Kiva borrower stories at a glance
With the help of gensim, an excellent Python library for topic modelling, we extracted 64 topics from a corpus containing 775 thousand borrower stories. Please refer to our iPython notebook and GitHub repository for details.
The zoomable sunburst graph below offers a bird's-eye view of the Kiva borrower stories. Each of the 64 outer segments represents one core topic, which is expressed as a probability distribution over a vocabulary of 1000 words (excluding stop words and other very frequent words). From these 1000 words, only the seven most prominent ones are shown for each topic.
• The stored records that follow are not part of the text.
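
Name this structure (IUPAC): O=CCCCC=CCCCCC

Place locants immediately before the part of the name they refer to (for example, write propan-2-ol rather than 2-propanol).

The longest carbon chain that includes the –CHO group and the multiple bond has 11 carbons, so the parent hydride is undecane.
The principal characteristic group is an aldehyde (terminal –CHO), named with the suffix -al.
A C=C double bond in the chain gives the infix -ene-.
The numbering direction is chosen so that the aldehyde carbon is C-1 by definition.
With this numbering: the double bond between C-5 and C-6.
The name is undec-5-enal.

undec-5-enal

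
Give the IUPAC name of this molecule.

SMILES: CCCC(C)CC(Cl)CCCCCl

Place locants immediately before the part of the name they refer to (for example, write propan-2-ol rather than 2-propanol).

The parent chain contains 10 carbons (decane).
The numbering direction is chosen so that the substituent locant set {1,5,7} is lower than {4,6,10} at the first point of difference.
That gives chloro groups at C-1 and C-5; a methyl group at C-7.
Substituent prefixes are cited in alphabetical order (multiplying prefixes like di-/tri- are ignored for ordering).
The name is 1,5-dichloro-7-methyldecane.

1,5-dichloro-7-methyldecane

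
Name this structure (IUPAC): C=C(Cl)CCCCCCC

The longest chain bearing the multiple bond is 9 carbons long (nonane).
A C=C double bond in the chain gives the infix -ene-.
The numbering direction is chosen so that numbering from this end puts the double bond at C-1 rather than C-8.
With this numbering: the double bond between C-1 and C-2; a chloro group at C-2.
Putting it together: 2-chloronon-1-ene.

2-chloronon-1-ene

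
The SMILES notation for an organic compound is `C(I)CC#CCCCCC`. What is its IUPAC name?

The longest carbon chain that includes the multiple bond has 9 carbons, so the parent hydride is nonane.
There is one C≡C triple bond, indicated by the ending -yne.
Choose the numbering such that numbering from this end puts the triple bond at C-3 rather than C-6.
With this numbering: the triple bond between C-3 and C-4; an iodo group at C-1.
The name is 1-iodonon-3-yne.

1-iodonon-3-yne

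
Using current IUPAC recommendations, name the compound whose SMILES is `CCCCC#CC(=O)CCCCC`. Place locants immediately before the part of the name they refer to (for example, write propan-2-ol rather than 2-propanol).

The longest carbon chain that includes the carbonyl and the multiple bond has 12 carbons, so the parent hydride is dodecane.
The principal characteristic group is a ketone (C=O on an internal carbon), named with the suffix -one.
There is one C≡C triple bond, indicated by the ending -yne.
The numbering direction is chosen so that numbering from this end puts the carbonyl group at C-6 rather than C-7.
That gives the carbonyl at C-6; the triple bond between C-7 and C-8.
Putting it together: dodec-7-yn-6-one.

dodec-7-yn-6-one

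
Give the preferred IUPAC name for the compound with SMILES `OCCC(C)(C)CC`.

The longest chain bearing the –OH group is 5 carbons long (pentane).
The highest-priority functional group is an alcohol (–OH), so the name ends in -ol.
The numbering direction is chosen so that numbering from this end puts the hydroxyl group at C-1 rather than C-5.
With this numbering: the hydroxyl at C-1; two methyl groups at C-3.
Assembling the pieces gives 3,3-dimethylpentan-1-ol.

3,3-dimethylpentan-1-ol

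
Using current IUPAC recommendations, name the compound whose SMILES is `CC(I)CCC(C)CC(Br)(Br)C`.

The longest carbon chain is 8 atoms: the parent is octane.
Choose the numbering such that the substituent locant set {2,2,4,7} is lower than {2,5,7,7} at the first point of difference.
With this numbering: two bromo groups at C-2; an iodo group at C-7; a methyl group at C-4.
The substituents are ordered alphabetically, ignoring any di-/tri- multipliers.
The name is 2,2-dibromo-7-iodo-4-methyloctane.

2,2-dibromo-7-iodo-4-methyloctane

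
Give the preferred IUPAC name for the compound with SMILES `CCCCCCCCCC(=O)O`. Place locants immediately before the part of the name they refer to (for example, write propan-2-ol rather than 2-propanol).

decanoic acid

The longest chain bearing the –COOH group is 10 carbons long (decane).
The principal characteristic group is a carboxylic acid (terminal –COOH), named with the suffix -oic acid.
Choose the numbering such that the carboxylic acid carbon is C-1 by definition.
The name is decanoic acid.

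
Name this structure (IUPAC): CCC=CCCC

Counting along the main chain through the multiple bond gives 7 carbons: the parent is heptane.
The chain contains a C=C double bond, so the unsaturation ending is -ene.
Number the chain so that numbering from this end puts the double bond at C-3 rather than C-4.
That gives the double bond between C-3 and C-4.
The name is hept-3-ene.

hept-3-ene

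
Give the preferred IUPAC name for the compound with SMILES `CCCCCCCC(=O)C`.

Counting along the main chain through the carbonyl gives 9 carbons: the parent is nonane.
A ketone (C=O on an internal carbon) is the principal characteristic group, giving the suffix -one.
The numbering direction is chosen so that numbering from this end puts the carbonyl group at C-2 rather than C-8.
With this numbering: the carbonyl at C-2.
The name is nonan-2-one.

nonan-2-one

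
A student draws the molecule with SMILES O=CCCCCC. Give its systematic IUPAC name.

The longest carbon chain that includes the –CHO group has 6 carbons, so the parent hydride is hexane.
An aldehyde (terminal –CHO) is the principal characteristic group, giving the suffix -al.
The numbering direction is chosen so that the aldehyde carbon is C-1 by definition.
Putting it together: hexanal.

hexanal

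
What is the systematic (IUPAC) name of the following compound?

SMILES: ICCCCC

1-iodopentane

The longest continuous carbon chain has 5 atoms, so the parent hydride is pentane.
Number the chain so that the substituent locant set {1} is lower than {5} at the first point of difference.
That gives an iodo group at C-1.
Putting it together: 1-iodopentane.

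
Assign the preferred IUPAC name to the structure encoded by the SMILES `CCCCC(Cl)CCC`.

4-chlorooctane

The longest continuous carbon chain has 8 atoms, so the parent hydride is octane.
Number the chain so that the substituent locant set {4} is lower than {5} at the first point of difference.
That gives a chloro group at C-4.
Assembling the pieces gives 4-chlorooctane.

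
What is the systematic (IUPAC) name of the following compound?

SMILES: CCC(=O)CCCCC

octan-3-one

The longest chain bearing the carbonyl is 8 carbons long (octane).
A ketone (C=O on an internal carbon) is the principal characteristic group, giving the suffix -one.
Choose the numbering such that numbering from this end puts the carbonyl group at C-3 rather than C-6.
That gives the carbonyl at C-3.
The name is octan-3-one.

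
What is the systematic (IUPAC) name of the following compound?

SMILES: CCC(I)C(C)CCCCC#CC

9-iodo-8-methylundec-2-yne

The longest chain bearing the multiple bond is 11 carbons long (undecane).
There is one C≡C triple bond, indicated by the ending -yne.
The numbering direction is chosen so that numbering from this end puts the triple bond at C-2 rather than C-9.
With this numbering: the triple bond between C-2 and C-3; an iodo group at C-9; a methyl group at C-8.
Prefixes are listed alphabetically: iodo, methyl.
The name is 9-iodo-8-methylundec-2-yne.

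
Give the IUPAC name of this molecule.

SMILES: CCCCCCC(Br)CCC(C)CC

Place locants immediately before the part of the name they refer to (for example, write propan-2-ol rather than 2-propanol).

6-bromo-3-methyldodecane

The parent chain contains 12 carbons (dodecane).
The numbering direction is chosen so that the substituent locant set {3,6} is lower than {7,10} at the first point of difference.
That gives a bromo group at C-6; a methyl group at C-3.
Substituent prefixes are cited in alphabetical order (multiplying prefixes like di-/tri- are ignored for ordering).
Assembling the pieces gives 6-bromo-3-methyldodecane.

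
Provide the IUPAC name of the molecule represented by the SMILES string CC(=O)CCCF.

The longest chain bearing the carbonyl is 5 carbons long (pentane).
The highest-priority functional group is a ketone (C=O on an internal carbon), so the name ends in -one.
Choose the numbering such that numbering from this end puts the carbonyl group at C-2 rather than C-4.
With this numbering: the carbonyl at C-2; a fluoro group at C-5.
Putting it together: 5-fluoropentan-2-one.

5-fluoropentan-2-one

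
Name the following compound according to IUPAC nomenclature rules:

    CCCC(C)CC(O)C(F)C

2-fluoro-5-methyloctan-3-ol

The longest chain bearing the –OH group is 8 carbons long (octane).
An alcohol (–OH) is the principal characteristic group, giving the suffix -ol.
Number the chain so that numbering from this end puts the hydroxyl group at C-3 rather than C-6.
That gives the hydroxyl at C-3; a fluoro group at C-2; a methyl group at C-5.
Substituent prefixes are cited in alphabetical order (multiplying prefixes like di-/tri- are ignored for ordering).
The name is 2-fluoro-5-methyloctan-3-ol.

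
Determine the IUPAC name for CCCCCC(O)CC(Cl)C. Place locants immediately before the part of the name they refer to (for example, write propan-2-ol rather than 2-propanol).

Counting along the main chain through the –OH group gives 9 carbons: the parent is nonane.
An alcohol (–OH) is the principal characteristic group, giving the suffix -ol.
The numbering direction is chosen so that numbering from this end puts the hydroxyl group at C-4 rather than C-6.
This places the hydroxyl at C-4; a chloro group at C-2.
The name is 2-chlorononan-4-ol.

2-chlorononan-4-ol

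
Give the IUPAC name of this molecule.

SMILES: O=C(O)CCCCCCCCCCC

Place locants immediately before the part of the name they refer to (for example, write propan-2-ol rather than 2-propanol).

The longest carbon chain that includes the –COOH group has 12 carbons, so the parent hydride is dodecane.
A carboxylic acid (terminal –COOH) is the principal characteristic group, giving the suffix -oic acid.
Choose the numbering such that the carboxylic acid carbon is C-1 by definition.
The name is dodecanoic acid.

dodecanoic acid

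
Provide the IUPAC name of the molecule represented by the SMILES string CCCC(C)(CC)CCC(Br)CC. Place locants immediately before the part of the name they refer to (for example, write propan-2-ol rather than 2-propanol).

The longest carbon chain is 9 atoms: the parent is nonane.
Choose the numbering such that the substituent locant set {3,6,6} is lower than {4,4,7} at the first point of difference.
This places a bromo group at C-3; an ethyl group at C-6; a methyl group at C-6.
Substituent prefixes are cited in alphabetical order (multiplying prefixes like di-/tri- are ignored for ordering).
Putting it together: 3-bromo-6-ethyl-6-methylnonane.

3-bromo-6-ethyl-6-methylnonane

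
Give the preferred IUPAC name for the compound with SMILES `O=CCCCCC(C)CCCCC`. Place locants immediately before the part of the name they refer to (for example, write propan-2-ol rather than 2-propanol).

Counting along the main chain through the –CHO group gives 11 carbons: the parent is undecane.
The highest-priority functional group is an aldehyde (terminal –CHO), so the name ends in -al.
The numbering direction is chosen so that the aldehyde carbon is C-1 by definition.
This places a methyl group at C-6.
Putting it together: 6-methylundecanal.

6-methylundecanal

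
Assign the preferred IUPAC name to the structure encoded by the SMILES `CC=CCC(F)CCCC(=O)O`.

5-fluoronon-7-enoic acid

The longest carbon chain that includes the –COOH group and the multiple bond has 9 carbons, so the parent hydride is nonane.
The highest-priority functional group is a carboxylic acid (terminal –COOH), so the name ends in -oic acid.
A C=C double bond in the chain gives the infix -ene-.
Number the chain so that the carboxylic acid carbon is C-1 by definition.
With this numbering: the double bond between C-7 and C-8; a fluoro group at C-5.
Assembling the pieces gives 5-fluoronon-7-enoic acid.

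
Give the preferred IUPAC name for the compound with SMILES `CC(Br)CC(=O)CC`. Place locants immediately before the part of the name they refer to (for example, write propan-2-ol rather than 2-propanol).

The longest chain bearing the carbonyl is 6 carbons long (hexane).
The highest-priority functional group is a ketone (C=O on an internal carbon), so the name ends in -one.
The numbering direction is chosen so that numbering from this end puts the carbonyl group at C-3 rather than C-4.
With this numbering: the carbonyl at C-3; a bromo group at C-5.
Assembling the pieces gives 5-bromohexan-3-one.

5-bromohexan-3-one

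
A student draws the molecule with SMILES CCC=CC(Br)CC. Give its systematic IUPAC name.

The longest carbon chain that includes the multiple bond has 7 carbons, so the parent hydride is heptane.
There is one C=C double bond, indicated by the ending -ene.
Choose the numbering such that numbering from this end puts the double bond at C-3 rather than C-4.
That gives the double bond between C-3 and C-4; a bromo group at C-5.
Putting it together: 5-bromohept-3-ene.

5-bromohept-3-ene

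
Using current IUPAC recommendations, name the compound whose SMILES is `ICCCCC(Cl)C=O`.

Counting along the main chain through the –CHO group gives 6 carbons: the parent is hexane.
An aldehyde (terminal –CHO) is the principal characteristic group, giving the suffix -al.
Choose the numbering such that the aldehyde carbon is C-1 by definition.
This places a chloro group at C-2; an iodo group at C-6.
Prefixes are listed alphabetically: chloro, iodo.
Assembling the pieces gives 2-chloro-6-iodohexanal.

2-chloro-6-iodohexanal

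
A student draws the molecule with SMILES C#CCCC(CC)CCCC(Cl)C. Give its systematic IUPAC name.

9-chloro-5-ethyldec-1-yne

Counting along the main chain through the multiple bond gives 10 carbons: the parent is decane.
A C≡C triple bond in the chain gives the infix -yne-.
Number the chain so that numbering from this end puts the triple bond at C-1 rather than C-9.
This places the triple bond between C-1 and C-2; a chloro group at C-9; an ethyl group at C-5.
Substituent prefixes are cited in alphabetical order (multiplying prefixes like di-/tri- are ignored for ordering).
Assembling the pieces gives 9-chloro-5-ethyldec-1-yne.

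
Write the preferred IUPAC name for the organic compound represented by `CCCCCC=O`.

The longest carbon chain that includes the –CHO group has 6 carbons, so the parent hydride is hexane.
The principal characteristic group is an aldehyde (terminal –CHO), named with the suffix -al.
The numbering direction is chosen so that the aldehyde carbon is C-1 by definition.
Assembling the pieces gives hexanal.

hexanal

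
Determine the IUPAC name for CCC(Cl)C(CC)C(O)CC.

5-chloro-4-ethylheptan-3-ol

The longest carbon chain that includes the –OH group has 7 carbons, so the parent hydride is heptane.
The highest-priority functional group is an alcohol (–OH), so the name ends in -ol.
Number the chain so that numbering from this end puts the hydroxyl group at C-3 rather than C-5.
That gives the hydroxyl at C-3; a chloro group at C-5; an ethyl group at C-4.
Prefixes are listed alphabetically: chloro, ethyl.
Putting it together: 5-chloro-4-ethylheptan-3-ol.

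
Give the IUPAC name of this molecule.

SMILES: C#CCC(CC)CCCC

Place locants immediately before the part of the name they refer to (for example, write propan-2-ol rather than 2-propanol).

4-ethyloct-1-yne

The longest chain bearing the multiple bond is 8 carbons long (octane).
The chain contains a C≡C triple bond, so the unsaturation ending is -yne.
Number the chain so that numbering from this end puts the triple bond at C-1 rather than C-7.
That gives the triple bond between C-1 and C-2; an ethyl group at C-4.
The name is 4-ethyloct-1-yne.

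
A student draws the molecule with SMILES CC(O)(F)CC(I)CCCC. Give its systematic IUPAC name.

2-fluoro-4-iodooctan-2-ol

Counting along the main chain through the –OH group gives 8 carbons: the parent is octane.
An alcohol (–OH) is the principal characteristic group, giving the suffix -ol.
Number the chain so that numbering from this end puts the hydroxyl group at C-2 rather than C-7.
This places the hydroxyl at C-2; a fluoro group at C-2; an iodo group at C-4.
Substituent prefixes are cited in alphabetical order (multiplying prefixes like di-/tri- are ignored for ordering).
The name is 2-fluoro-4-iodooctan-2-ol.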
The inner segments represent successive higher-abstract groupings of the core topics.
The breadcrumb arrow at the top left-hand side shows the path of all most prominent words visited, as you traverse the hierarchy from the central circle to the outer rings, and back.
See Hierarchie intro
The size of each segment represents the presence of this topic in the whole collection, i.e. across all borrower stories. In probabilistic topic modelling, each document is indeed seen as having been generated by a probabilistic draw from all topics in the data collection - with some topics being more prominent than others. Otherwise stated: no single document has an exclusive relationship to a single topic, and vice versa.
The colors have no other purpose than to serve visual distinctiveness; they do not carry any meaning as such.